State capacity and governance issues to address unemployment
Despite the high level of economic growth, the restructuring of China's economy has resulted in an increase in urban unemployment over the past decade, resulting in civil unrest in many cities. Since 1986, and especially since 1997, the central government's policy on unemployment has focused on helping cities and towns register the unemployed and “laid-off workers” through unemployment insurance, reemployment service centers and employment services such as training and employment assistance. These efforts are aimed at controlling layoffs and job creation in state-owned enterprises by stimulating economic growth.

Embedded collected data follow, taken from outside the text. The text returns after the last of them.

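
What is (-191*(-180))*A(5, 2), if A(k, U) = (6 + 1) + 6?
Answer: 446940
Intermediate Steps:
A(k, U) = 13 (A(k, U) = 7 + 6 = 13)
(-191*(-180))*A(5, 2) = -191*(-180)*13 = 34380*13 = 446940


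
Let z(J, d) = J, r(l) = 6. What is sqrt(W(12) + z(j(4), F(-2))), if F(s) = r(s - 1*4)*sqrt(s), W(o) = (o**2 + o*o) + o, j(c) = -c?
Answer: 2*sqrt(74) ≈ 17.205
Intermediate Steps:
W(o) = o + 2*o**2 (W(o) = (o**2 + o**2) + o = 2*o**2 + o = o + 2*o**2)
F(s) = 6*sqrt(s)
sqrt(W(12) + z(j(4), F(-2))) = sqrt(12*(1 + 2*12) - 1*4) = sqrt(12*(1 + 24) - 4) = sqrt(12*25 - 4) = sqrt(300 - 4) = sqrt(296) = 2*sqrt(74)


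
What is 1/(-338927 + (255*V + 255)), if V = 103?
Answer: -1/312407 ≈ -3.2010e-6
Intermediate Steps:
1/(-338927 + (255*V + 255)) = 1/(-338927 + (255*103 + 255)) = 1/(-338927 + (26265 + 255)) = 1/(-338927 + 26520) = 1/(-312407) = -1/312407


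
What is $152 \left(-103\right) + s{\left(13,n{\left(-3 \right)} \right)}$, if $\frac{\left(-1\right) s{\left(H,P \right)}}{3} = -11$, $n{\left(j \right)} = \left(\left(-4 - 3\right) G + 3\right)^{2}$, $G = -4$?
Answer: $-15623$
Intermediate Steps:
$n{\left(j \right)} = 961$ ($n{\left(j \right)} = \left(\left(-4 - 3\right) \left(-4\right) + 3\right)^{2} = \left(\left(-7\right) \left(-4\right) + 3\right)^{2} = \left(28 + 3\right)^{2} = 31^{2} = 961$)
$s{\left(H,P \right)} = 33$ ($s{\left(H,P \right)} = \left(-3\right) \left(-11\right) = 33$)
$152 \left(-103\right) + s{\left(13,n{\left(-3 \right)} \right)} = 152 \left(-103\right) + 33 = -15656 + 33 = -15623$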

At the same time, the Chinese government has been committed to promoting employment and industrial structure through boosting the national economy, adjusting the economic structure, advancing the reform of the political and economic system, balancing urban and rural economic development, and continuously increasing the social security system. The government has also used monetary policy, taxation and fiscal policy to reduce unemployment. The goal of such policy was to incentivize self-employment, the creation of new businesses, and medium/small enterprises (SMEs) hiring more workers. The government provided small loans and interest subsidies to support SME development for the sake of expanding employment.

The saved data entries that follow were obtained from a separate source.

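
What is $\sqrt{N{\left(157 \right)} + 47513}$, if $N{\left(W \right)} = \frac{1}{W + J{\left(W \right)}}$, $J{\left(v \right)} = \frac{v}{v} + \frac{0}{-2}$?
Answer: $\frac{\sqrt{1186114690}}{158} \approx 217.97$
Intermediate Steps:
$J{\left(v \right)} = 1$ ($J{\left(v \right)} = 1 + 0 \left(- \frac{1}{2}\right) = 1 + 0 = 1$)
$N{\left(W \right)} = \frac{1}{1 + W}$ ($N{\left(W \right)} = \frac{1}{W + 1} = \frac{1}{1 + W}$)
$\sqrt{N{\left(157 \right)} + 47513} = \sqrt{\frac{1}{1 + 157} + 47513} = \sqrt{\frac{1}{158} + 47513} = \sqrt{\frac{7507055}{158}} = \frac{\sqrt{1186114690}}{158}$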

Lastly, the government actively cultivates and develops the labor market. From the late 1990s onward, the Chinese government has attempted to build a scientific, standardized, and modernized labor market, and constructed a public employment service system. “All levels of [the] public employment service would provide free job placement and employment guidance to the urban unemployed and rural migrant workers. Providing a “one-stop” service ranging from registration of laid-off and unemployed population looking for jobs, job placement, social insurance coverage, and vocational skill training”.

Youth unemployment 
The youth unemployment rate in China is worth noting due to young workers representing a significant proportion of China's workforce. During 2004 to 2009, it was easy for a low-skilled young workers to find jobs; however, due to economic stagnation, young workers today may face increasing difficulties in seeking or maintaining jobs. Jobs accessible to young workers tend to be precarious, with low wages and lacking social security benefits such as unemployment welfare and insurance. At the same time, many graduates cannot compete for jobs with top university graduates, they are not willing to take low-quality, low-paid jobs. Business professors Terence Tse and Mark Esposito (2014) consider some of these young people to be NEETs. Tse and Esposito suggest that some parents encourage their children remain unemployed and find better jobs, rather than accept the low-quality jobs that the parents already have.

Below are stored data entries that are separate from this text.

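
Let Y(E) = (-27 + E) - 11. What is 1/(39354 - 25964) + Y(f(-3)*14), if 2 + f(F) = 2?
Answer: -508819/13390 ≈ -38.000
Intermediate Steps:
f(F) = 0 (f(F) = -2 + 2 = 0)
Y(E) = -38 + E
1/(39354 - 25964) + Y(f(-3)*14) = 1/(39354 - 25964) + (-38 + 0*14) = 1/13390 + (-38 + 0) = 1/13390 - 38 = -508819/13390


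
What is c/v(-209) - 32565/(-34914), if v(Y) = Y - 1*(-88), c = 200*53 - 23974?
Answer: 14269097/128018 ≈ 111.46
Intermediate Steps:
c = -13374 (c = 10600 - 23974 = -13374)
v(Y) = 88 + Y (v(Y) = Y + 88 = 88 + Y)
c/v(-209) - 32565/(-34914) = -13374/(88 - 209) - 32565/(-34914) = -13374/(-121) - 32565*(-1/34914) = -13374*(-1/121) + 10855/11638 = 13374/121 + 10855/11638 = 14269097/128018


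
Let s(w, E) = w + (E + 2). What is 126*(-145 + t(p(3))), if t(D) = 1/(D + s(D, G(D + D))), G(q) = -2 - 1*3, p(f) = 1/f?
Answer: -18324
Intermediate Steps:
G(q) = -5 (G(q) = -2 - 3 = -5)
s(w, E) = 2 + E + w (s(w, E) = w + (2 + E) = 2 + E + w)
t(D) = 1/(-3 + 2*D) (t(D) = 1/(D + (2 - 5 + D)) = 1/(D + (-3 + D)) = 1/(-3 + 2*D))
126*(-145 + t(p(3))) = 126*(-145 + 1/(-3 + 2/3)) = 126*(-145 + 1/(-3 + 2*(⅓))) = 126*(-145 + 1/(-3 + ⅔)) = 126*(-145 + 1/(-7/3)) = 126*(-145 - 3/7) = 126*(-1018/7) = -18324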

Youth unemployment can also be attributed to structural unemployment, which occurs when there is a mismatch between the skills that jobs require and the skills that workers possess. According to research by Zhao and Huang (2010), there were 750,000 college graduates who could not find a job in 2003 after graduating in 1999, which increased to 1.2 million in 2005, and nearly 2 million in 2009 (approximately 32% of the total 6.1 million graduates that year). The real numbers might be higher than official data due to the minimum standard of a 70% employment rate and possibly fraudulent reporting by the Ministry of Education. Job search success for college graduates often depends on the reputation of the university. For example, students who graduate from prestigious universities in China can often easily find high salary jobs, in contrast to graduates from less prestigious universities. This may be reflective of academic disparity, where academic conditions such as faculty and environment of top universities are better than those of unknown universities. The difficulty and competitiveness of university admission also exacerbate the problem by limiting education for high school graduates.